1. Reverse your vehicle
With the boat trailer positioned higher than your car’s tow ball, slowly reverse your car until you’ve lined the tow ball up with the coupling on the trailer. A reversing camera will make this much easier, but you should still use your side mirrors to ensure you’re staying fairly centred as you approach the boat. Don’t worry if you need to attempt this a few times before you get it right – practice makes perfect! .
2. Lower the trailer
Once you’re in position, unwind the jockey wheel and lower the trailer onto your tow ball. Make sure the clip is in the open position before you do this. Once the hitch feels secure on the tow ball, secure the clip into place. You can test if the hitch is properly engaged by using the jockey wheel to try and lift it off.
3. Attach the chains
Before you attach the safety chains to your towbar, cross them over each other in an ‘x’ fashion under the main coupling. This results in a safer length and means that they can act as a cradle for the trailer to fall into if it becomes detached. Leave enough slack in the chains so you’re not restricted when turning corners.

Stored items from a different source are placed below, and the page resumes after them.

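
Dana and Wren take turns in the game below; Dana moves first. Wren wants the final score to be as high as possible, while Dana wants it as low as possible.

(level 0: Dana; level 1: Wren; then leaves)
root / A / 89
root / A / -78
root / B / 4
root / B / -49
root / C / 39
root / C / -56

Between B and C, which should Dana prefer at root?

B (Wren): max(4, -49) = 4
C (Wren): max(39, -56) = 39
Dana prefers the lower value; B=4, C=39. B is better since 4 < 39.

B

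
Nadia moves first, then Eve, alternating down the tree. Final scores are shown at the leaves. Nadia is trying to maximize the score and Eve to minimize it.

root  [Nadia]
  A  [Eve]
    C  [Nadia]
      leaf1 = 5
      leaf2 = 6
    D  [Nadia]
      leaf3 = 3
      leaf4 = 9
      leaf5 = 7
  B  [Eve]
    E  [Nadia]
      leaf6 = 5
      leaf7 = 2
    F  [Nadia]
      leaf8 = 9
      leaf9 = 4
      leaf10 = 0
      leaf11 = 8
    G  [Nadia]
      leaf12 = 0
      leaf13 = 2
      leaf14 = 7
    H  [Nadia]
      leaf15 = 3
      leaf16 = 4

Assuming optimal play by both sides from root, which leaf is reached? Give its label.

C (Nadia): max(5, 6) = 6
D (Nadia): max(3, 9, 7) = 9
A (Eve): min(6, 9) = 6
E (Nadia): max(5, 2) = 5
F (Nadia): max(9, 4, 0, 8) = 9
G (Nadia): max(0, 2, 7) = 7
H (Nadia): max(3, 4) = 4
B (Eve): min(5, 9, 7, 4) = 4
root (Nadia): max(6, 4) = 6
At root, Nadia picks A (highest: 6).
At A, Eve picks C (lowest: 6).
At C, Nadia picks leaf2 (highest: 6).
Terminal value 6.

leaf2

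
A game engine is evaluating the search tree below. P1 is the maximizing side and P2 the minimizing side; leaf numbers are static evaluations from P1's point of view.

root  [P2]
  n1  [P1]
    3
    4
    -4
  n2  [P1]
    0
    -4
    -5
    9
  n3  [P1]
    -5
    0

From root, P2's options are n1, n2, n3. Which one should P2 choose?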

Attach the chains on either side of the trailer’s tow coupling and close the shackles. Retract the jockey wheel and secure it in place.
4. Connect the electrics
Connect the trailer’s electrical plug to your car’s socket. Get someone to confirm that the left indicator, right indicator, brake lights and reverse lights are all operational and in sync with your car’s lights. It’s a good idea to carry a trailer light kit just in case you need to replace any broken lights while you’re out and about.
5. Final safety check
Walk around your car and boat to make sure everything is secure. You need to be confident that nothing will come loose if you have to hit the brakes suddenly. Any load in your boat should be spread as evenly as possible, with the heaviest items placed in the middle over the axle. Once you’re sitting inside your car, check to see you have a clear view of the trailer in your mirrors, then voila! You’re ready to get on the road.